The two regional powers held two informal rounds of talks on the draft resolution last year, but never formally put it forward for a vote.
The reworked draft proposes removing a ban on Pyongyang’s exports of statues, seafood and textiles, as well as lifting a cap on refined petroleum imports.
It also includes measures like revoking a ban on North Korean workers overseas and exempting inter-Korean rail and road projects from UN sanctions.
North Korea has been subjected to international economic sanctions since 2006 in relation to its ballistic missile programs and nuclear activities. However, the UN Security Council imposed additional sanctions in 2017 on the country’s exports of coal, iron ore, seafood, textile and other products to limit its foreign currency.
In order for the draft to be passed as a resolution, it needs nine votes from the 15 member UN Security Council and no vetoes from any of the five permanent members – US, France, Britain, Russia or China.

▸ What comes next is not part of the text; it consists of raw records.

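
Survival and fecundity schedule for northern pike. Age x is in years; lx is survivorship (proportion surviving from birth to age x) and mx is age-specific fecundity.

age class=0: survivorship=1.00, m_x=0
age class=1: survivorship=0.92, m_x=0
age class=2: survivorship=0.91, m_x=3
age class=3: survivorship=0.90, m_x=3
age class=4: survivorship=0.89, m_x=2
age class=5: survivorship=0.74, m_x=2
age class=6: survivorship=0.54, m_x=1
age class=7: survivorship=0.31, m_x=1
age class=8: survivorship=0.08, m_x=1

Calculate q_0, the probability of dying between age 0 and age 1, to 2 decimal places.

q_0 = (l_0 − l_1) / l_0 = (1 − 0.92) / 1
     = 0.08 / 1 = 0.08 → 0.08

0.08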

Several anonymous UN diplomats were cited on Monday that China and Russia have not yet scheduled any talks on their reworked draft. They said the draft would be very unlikely to find little support.

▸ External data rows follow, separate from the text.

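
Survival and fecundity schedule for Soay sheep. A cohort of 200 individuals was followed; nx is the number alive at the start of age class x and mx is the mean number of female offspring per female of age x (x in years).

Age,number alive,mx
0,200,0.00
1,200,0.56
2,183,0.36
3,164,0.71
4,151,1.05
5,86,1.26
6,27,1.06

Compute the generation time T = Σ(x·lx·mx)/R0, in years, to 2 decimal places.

lx = nx/n0 = nx/200: 1, 1, 0.915, 0.82, 0.755, 0.43, 0.135
lx·mx: 0, 0.56, 0.3294, 0.5822, 0.79275, 0.5418, 0.1431 → R0 = 2.94925
x·lx·mx: 0, 0.56, 0.6588, 1.7466, 3.171, 2.709, 0.8586 → Σ = 9.704
T = 9.704 / 2.94925 = 3.290328… → 3.29

3.29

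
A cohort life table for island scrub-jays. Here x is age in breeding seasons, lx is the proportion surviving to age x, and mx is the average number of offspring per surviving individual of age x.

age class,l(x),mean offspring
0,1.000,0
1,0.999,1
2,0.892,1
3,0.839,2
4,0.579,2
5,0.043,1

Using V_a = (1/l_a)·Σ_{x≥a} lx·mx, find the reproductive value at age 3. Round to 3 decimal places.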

A spokesperson for the US mission to the United Nations, while refusing to comment on the private council discussions, indicated that the US may obstruct the resolution.
“The Security Council has repeatedly affirmed that it is prepared to modify, suspend, or lift the measures as may be needed in light of the DPRK’s (North Korea) compliance,” the spokesperson said. “Yet the DPRK has taken no steps to comply with the Security Council’s demands regarding its prohibited nuclear and ballistic missile programs.”
North Korea has long accused the US of double standards over its ballistic missiles program. Pyongyang has continued its ballistic missile and nuclear program even under the harsh UN sanctions. In recent weeks, it has tested a long-range cruise missile, a train-launched weapon, and a hyper-sonic warhead.
North Korea has also imposed border lock down since the beginning of the coronavirus pandemic, adding to the economic slowdown. Recently, land borders with China were reopened to compensate for the shortages through imports.
The new draft resolution would have the council acknowledge “the difficult situation of economy and livelihood of the DPRK in recent years, underscoring the necessity to respect the legitimate security concerns of the DPRK, and ensure the welfare, inherent dignity, and rights of people in North Korea.”